In our code for selection sort we swap the minimum element in the unsorted collection with the element at the beginning of the sorted collection. This can rearrange the relative ordering of equal elements. Thus, selection sort is unstable.

After reading the above, we recommend watching this video on selection sort!

Disussion: Runtime

Now, let’s determine the asymptotic runtime of selection sort. One may observe that, in the first iteration of the loop, we will look through all \(N\) elements of the array to find the minimum element. On the next iteration, we will look through \(N - 1\) elements to find the minimum. On the next, we’ll look through \(N - 2\) elements, and so on. Thus, the total amount of work will be the \(N + (N - 1) + ... + 1\), no matter what the ordering of elements in the array or linked list prior to sorting.

Hence, we have an \(\Theta(N^2)\) algorithm, equivalent to insertion sort’s normal case. But notice that selection sort doesn’t have a better case, while insertion sort does.

Can you come up with any reason we would want to use selection sort over insertion sort? Discuss with your partner.

HeapSort

For an introduction, watch this.

Recall the basic structure for selection sort

for each element in the collection:
    find the smallest remaining element, E, in the unsorted collection
    remove E and add E to the end of the sorted collection

Adding something to the end of a sorted array or linked list can be done in constant time. What hurt our runtime was finding the smallest element in the collection, which always took linear time in an array.

Is there a data structure we can use that allows us to find and remove the smallest element quickly? A heap will! Removal of the largest element from a heap of \(N\) elements can be done in time proportional to \(\log N\), allowing us to sort our elements in \(O(N \log N)\) time. Recall that we can also build a heap in linear time using the bottom-up heapify algorithm. This step is only done once, so it doesn’t make our overall runtime worse than \(O(N \log N)\) that we previously established. So, once the heap is created, sorting can be done in \(O(N \log N)\).

Note, the runtime is not exactly as simple as \(N \log N\) because later removals only need to sift through a smaller and smaller heap. (For more information, see this Stack Overflow post.)

HeapSort is not stable because the heap operations (recall bubbleUp and bubbleDown) can change the relative order of equal elements.

Once again, wrap up learning about HeapSort with this helpful video.

New Idea: “Divide and Conquer”

The first few sorting algorithms we’ve introduced work by iterating through each item in the collection one-by-one. With insertion sort and selection sort, both maintain a “sorted section” and an “unsorted section” and gradually sort the entire collection by moving elements over from the unsorted section into the sorted section. Another approach to sorting is by way of divide and conquer. Divide and conquer takes advantage of the fact that empty collections or one-element collections are already sorted. This essentially forms the base case for a recursive procedure that breaks the collection down to smaller pieces before merging adjacent pieces together to form the completely sorted collection.

The idea behind divide and conquer can be broken down into the following 3-step procedure.
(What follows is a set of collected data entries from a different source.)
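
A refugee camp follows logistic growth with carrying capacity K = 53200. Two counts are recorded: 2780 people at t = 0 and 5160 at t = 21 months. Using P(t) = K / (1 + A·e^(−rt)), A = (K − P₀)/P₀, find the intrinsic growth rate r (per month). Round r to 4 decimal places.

A = (53200 − 2780)/2780 = 18.13669
5160 = 53200/(1 + 18.13669·e^(−r·21)) → e^(−21r) = (10.31008 − 1)/18.13669 = 0.513328
r = −ln(0.513328)/21 = 0.66684/21

r ≈ 0.0318 per month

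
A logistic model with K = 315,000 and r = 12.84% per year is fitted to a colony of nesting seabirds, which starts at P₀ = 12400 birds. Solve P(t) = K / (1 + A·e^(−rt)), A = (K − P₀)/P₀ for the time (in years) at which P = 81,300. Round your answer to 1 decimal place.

A = (315000 − 12400)/12400 = 24.40323
81300 = 315000/(1 + 24.40323·e^(−0.1284t)) → 1 + 24.40323·e^(−0.1284t) = 3.87454
e^(−0.1284t) = 0.117793 → t = ln(8.48944)/0.1284 = 2.13882/0.1284

t ≈ 16.7 years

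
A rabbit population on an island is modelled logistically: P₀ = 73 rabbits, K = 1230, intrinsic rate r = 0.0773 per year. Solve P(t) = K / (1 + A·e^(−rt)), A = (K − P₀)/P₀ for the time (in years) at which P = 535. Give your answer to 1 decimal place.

A = (1230 − 73)/73 = 15.84932
535 = 1230/(1 + 15.84932·e^(−0.0773t)) → 1 + 15.84932·e^(−0.0773t) = 2.29907
e^(−0.0773t) = 0.081964 → t = ln(12.20055)/0.0773 = 2.50148/0.0773

t ≈ 32.4 years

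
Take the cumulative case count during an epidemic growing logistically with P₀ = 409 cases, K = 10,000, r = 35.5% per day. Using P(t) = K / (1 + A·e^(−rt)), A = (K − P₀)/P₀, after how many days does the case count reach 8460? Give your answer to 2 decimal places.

A = (10000 − 409)/409 = 23.44988
8460 = 10000/(1 + 23.44988·e^(−0.355t)) → 1 + 23.44988·e^(−0.355t) = 1.18203
e^(−0.355t) = 0.007763 → t = ln(128.82206)/0.355 = 4.85843/0.355

t ≈ 13.69 days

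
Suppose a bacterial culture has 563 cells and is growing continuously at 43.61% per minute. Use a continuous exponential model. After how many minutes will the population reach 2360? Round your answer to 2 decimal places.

t ≈ 3.29 minutes

2360 = 563 · e^(0.4361·t)
t = ln(2360/563) / 0.4361 = ln(4.19183) / 0.4361 = 1.43314 / 0.4361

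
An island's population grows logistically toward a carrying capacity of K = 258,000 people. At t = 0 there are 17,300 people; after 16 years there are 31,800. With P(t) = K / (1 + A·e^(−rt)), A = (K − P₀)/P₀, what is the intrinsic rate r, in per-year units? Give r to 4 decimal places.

r ≈ 0.0419 per year

A = (258000 − 17300)/17300 = 13.91329
31800 = 258000/(1 + 13.91329·e^(−r·16)) → e^(−16r) = (8.11321 − 1)/13.91329 = 0.511253
r = −ln(0.511253)/16 = 0.67089/16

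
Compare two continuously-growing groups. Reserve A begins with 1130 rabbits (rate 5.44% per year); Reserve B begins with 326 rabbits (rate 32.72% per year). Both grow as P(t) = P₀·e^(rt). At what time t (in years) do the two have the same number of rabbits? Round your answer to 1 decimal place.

t ≈ 4.6 years

1130·e^(0.0544t) = 326·e^(0.3272t)
1130/326 = e^((0.3272 − 0.0544)t) → ln(3.46626) = 0.2728·t
t = 1.24308 / 0.2728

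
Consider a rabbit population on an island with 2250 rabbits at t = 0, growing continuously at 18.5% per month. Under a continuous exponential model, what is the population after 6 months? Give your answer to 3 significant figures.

≈ 6,830 rabbits

P(6) = 2250 · e^(0.185·6) = 2250 · e^(1.11)
= 2250 · 3.03436 ≈ 6827.31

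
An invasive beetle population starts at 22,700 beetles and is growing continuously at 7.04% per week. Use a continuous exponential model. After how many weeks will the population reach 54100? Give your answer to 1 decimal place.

54100 = 22700 · e^(0.0704·t)
t = ln(54100/22700) / 0.0704 = ln(2.38326) / 0.0704 = 0.86847 / 0.0704

t ≈ 12.3 weeks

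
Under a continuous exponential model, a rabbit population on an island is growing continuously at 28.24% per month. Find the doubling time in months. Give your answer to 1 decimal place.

doubling time ≈ 2.5 months

doubling time = ln(2) / |r| = 0.69315 / 0.2824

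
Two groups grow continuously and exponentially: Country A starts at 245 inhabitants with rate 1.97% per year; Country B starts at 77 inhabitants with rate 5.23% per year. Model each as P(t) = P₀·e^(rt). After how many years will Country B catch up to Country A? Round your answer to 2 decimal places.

245·e^(0.0197t) = 77·e^(0.0523t)
245/77 = e^((0.0523 − 0.0197)t) → ln(3.18182) = 0.0326·t
t = 1.15745 / 0.0326

t ≈ 35.50 years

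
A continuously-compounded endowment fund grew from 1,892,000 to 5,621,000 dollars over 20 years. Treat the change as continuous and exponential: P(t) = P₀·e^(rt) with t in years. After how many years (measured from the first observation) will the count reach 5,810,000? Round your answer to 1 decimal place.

r = ln(5621000/1892000) / 20 ≈ 0.054444 per year
t = ln(5810000/1892000) / r = 1.12195 / 0.054444 ≈ 20.607

t ≈ 20.6 years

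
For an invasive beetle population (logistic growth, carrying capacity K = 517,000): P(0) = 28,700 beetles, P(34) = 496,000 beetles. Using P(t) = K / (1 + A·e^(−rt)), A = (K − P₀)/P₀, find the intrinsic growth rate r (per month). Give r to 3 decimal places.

A = (517000 − 28700)/28700 = 17.01394
496000 = 517000/(1 + 17.01394·e^(−r·34)) → e^(−34r) = (1.04234 − 1)/17.01394 = 0.002488
r = −ln(0.002488)/34 = 5.99609/34

r ≈ 0.176 per month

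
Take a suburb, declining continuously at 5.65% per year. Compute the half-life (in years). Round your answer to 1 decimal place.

half-life ≈ 12.3 years

half-life = ln(2) / |r| = 0.69315 / 0.0565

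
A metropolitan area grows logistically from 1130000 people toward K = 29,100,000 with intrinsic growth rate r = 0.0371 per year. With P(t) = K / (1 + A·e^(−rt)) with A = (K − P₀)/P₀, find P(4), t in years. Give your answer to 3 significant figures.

A = (29100000 − 1130000)/1130000 = 24.75221
P(4) = 29100000 / (1 + 24.75221·e^(−0.0371·4)) = 29100000 / (1 + 24.75221·0.862086)
= 29100000 / 22.33854 ≈ 1302681.32

≈ 1,300,000 people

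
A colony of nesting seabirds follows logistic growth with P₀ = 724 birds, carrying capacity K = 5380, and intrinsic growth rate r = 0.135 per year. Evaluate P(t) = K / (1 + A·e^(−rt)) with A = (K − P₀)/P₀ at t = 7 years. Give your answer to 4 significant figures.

A = (5380 − 724)/724 = 6.43094
P(7) = 5380 / (1 + 6.43094·e^(−0.135·7)) = 5380 / (1 + 6.43094·0.38868)
= 5380 / 3.49957 ≈ 1537.33

≈ 1,537 birds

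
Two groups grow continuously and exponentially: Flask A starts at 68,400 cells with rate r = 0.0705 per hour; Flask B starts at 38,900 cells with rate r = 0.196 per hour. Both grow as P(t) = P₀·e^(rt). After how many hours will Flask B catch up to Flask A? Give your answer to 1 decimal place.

t ≈ 4.5 hours

68400·e^(0.0705t) = 38900·e^(0.196t)
68400/38900 = e^((0.196 − 0.0705)t) → ln(1.75835) = 0.1255·t
t = 0.56438 / 0.1255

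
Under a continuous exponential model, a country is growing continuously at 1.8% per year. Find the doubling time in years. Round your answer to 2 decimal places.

doubling time ≈ 38.51 years

doubling time = ln(2) / |r| = 0.69315 / 0.018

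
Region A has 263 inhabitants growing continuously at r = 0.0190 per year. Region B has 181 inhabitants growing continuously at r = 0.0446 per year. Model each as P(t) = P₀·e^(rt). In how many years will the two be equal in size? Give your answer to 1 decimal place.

t ≈ 14.6 years

263·e^(0.019t) = 181·e^(0.0446t)
263/181 = e^((0.0446 − 0.019)t) → ln(1.45304) = 0.0256·t
t = 0.37366 / 0.0256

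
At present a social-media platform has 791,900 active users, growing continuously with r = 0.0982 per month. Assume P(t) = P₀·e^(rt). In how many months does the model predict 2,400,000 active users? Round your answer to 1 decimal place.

t ≈ 11.3 months

2400000 = 791900 · e^(0.0982·t)
t = ln(2400000/791900) / 0.0982 = ln(3.03069) / 0.0982 = 1.10879 / 0.0982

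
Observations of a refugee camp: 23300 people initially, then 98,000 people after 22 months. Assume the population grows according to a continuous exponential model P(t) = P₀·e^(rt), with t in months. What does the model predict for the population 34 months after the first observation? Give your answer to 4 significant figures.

r = ln(98000/23300) / 22 ≈ 0.065296 per month
P(34) = 23300 · e^(0.065296·34) = 23300 · 9.20795 ≈ 214545.24

≈ 214,500 people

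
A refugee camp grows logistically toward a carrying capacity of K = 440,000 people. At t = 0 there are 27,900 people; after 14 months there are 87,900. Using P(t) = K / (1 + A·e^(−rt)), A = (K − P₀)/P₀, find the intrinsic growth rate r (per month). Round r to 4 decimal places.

r ≈ 0.0932 per month

A = (440000 − 27900)/27900 = 14.77061
87900 = 440000/(1 + 14.77061·e^(−r·14)) → e^(−14r) = (5.00569 − 1)/14.77061 = 0.271193
r = −ln(0.271193)/14 = 1.30492/14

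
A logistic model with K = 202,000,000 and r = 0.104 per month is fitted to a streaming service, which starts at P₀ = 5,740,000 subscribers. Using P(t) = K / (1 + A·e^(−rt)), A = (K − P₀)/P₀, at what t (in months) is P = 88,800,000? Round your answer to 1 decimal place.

A = (202000000 − 5740000)/5740000 = 34.19164
88800000 = 202000000/(1 + 34.19164·e^(−0.104t)) → 1 + 34.19164·e^(−0.104t) = 2.27477
e^(−0.104t) = 0.037283 → t = ln(26.82171)/0.104 = 3.28921/0.104

t ≈ 31.6 months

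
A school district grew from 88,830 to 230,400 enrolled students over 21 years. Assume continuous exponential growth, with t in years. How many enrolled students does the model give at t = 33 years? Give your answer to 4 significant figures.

r = ln(230400/88830) / 21 ≈ 0.045385 per year
P(33) = 88830 · e^(0.045385·33) = 88830 · 4.47147 ≈ 397200.51

≈ 397,200 enrolled students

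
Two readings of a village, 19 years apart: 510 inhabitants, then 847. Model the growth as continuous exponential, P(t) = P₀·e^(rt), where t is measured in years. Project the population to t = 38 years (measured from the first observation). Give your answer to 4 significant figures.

r = ln(847/510) / 19 ≈ 0.026699 per year
P(38) = 510 · e^(0.026699·38) = 510 · 2.7582 ≈ 1406.68

≈ 1,407 inhabitants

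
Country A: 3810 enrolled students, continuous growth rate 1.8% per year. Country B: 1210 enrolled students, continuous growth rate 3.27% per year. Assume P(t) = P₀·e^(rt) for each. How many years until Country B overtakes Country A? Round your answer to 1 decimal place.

t ≈ 78.0 years

3810·e^(0.018t) = 1210·e^(0.0327t)
3810/1210 = e^((0.0327 − 0.018)t) → ln(3.14876) = 0.0147·t
t = 1.14701 / 0.0147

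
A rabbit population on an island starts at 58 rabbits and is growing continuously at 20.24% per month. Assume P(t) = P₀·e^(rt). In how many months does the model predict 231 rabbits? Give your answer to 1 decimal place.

t ≈ 6.8 months

231 = 58 · e^(0.2024·t)
t = ln(231/58) / 0.2024 = ln(3.98276) / 0.2024 = 1.38197 / 0.2024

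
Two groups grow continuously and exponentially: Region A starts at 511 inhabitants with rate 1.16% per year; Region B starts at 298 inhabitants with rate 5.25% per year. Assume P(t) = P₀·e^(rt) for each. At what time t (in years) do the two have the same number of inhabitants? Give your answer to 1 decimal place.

511·e^(0.0116t) = 298·e^(0.0525t)
511/298 = e^((0.0525 − 0.0116)t) → ln(1.71477) = 0.0409·t
t = 0.53928 / 0.0409

t ≈ 13.2 years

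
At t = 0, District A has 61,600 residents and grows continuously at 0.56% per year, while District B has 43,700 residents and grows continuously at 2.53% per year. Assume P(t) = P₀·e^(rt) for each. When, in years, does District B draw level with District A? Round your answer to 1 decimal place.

61600·e^(0.0056t) = 43700·e^(0.0253t)
61600/43700 = e^((0.0253 − 0.0056)t) → ln(1.40961) = 0.0197·t
t = 0.34331 / 0.0197

t ≈ 17.4 years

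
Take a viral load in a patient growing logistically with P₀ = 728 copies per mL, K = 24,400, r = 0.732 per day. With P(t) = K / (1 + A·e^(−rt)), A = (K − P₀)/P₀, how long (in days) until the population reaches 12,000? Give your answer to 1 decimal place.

t ≈ 4.7 days

A = (24400 − 728)/728 = 32.51648
12000 = 24400/(1 + 32.51648·e^(−0.732t)) → 1 + 32.51648·e^(−0.732t) = 2.03333
e^(−0.732t) = 0.031779 → t = ln(31.46756)/0.732 = 3.44896/0.732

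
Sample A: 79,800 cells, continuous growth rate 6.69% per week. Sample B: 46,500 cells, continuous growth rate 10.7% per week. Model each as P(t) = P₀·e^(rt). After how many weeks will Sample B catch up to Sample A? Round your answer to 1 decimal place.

t ≈ 13.5 weeks

79800·e^(0.0669t) = 46500·e^(0.107t)
79800/46500 = e^((0.107 − 0.0669)t) → ln(1.71613) = 0.0401·t
t = 0.54007 / 0.0401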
  1. Split the elements to be sorted into two collections.
  2. Sort each collection recursively.
  3. Combine the sorted collections.

Compared to selection sort, which involves comparing every element with every other element, divide and conquer can reduce the number of unnecessary comparisons between elements by sorting or enforcing order on sub-ranges of the full collection. The runtime advantage of divide and conquer comes largely from the fact that merging already-sorted sequences is very fast.

Two algorithms that apply this approach are merge sort and quicksort.

Merge Sort

Merge sort works by executing the following procedure until the base case of an empty or one-element collection is reached.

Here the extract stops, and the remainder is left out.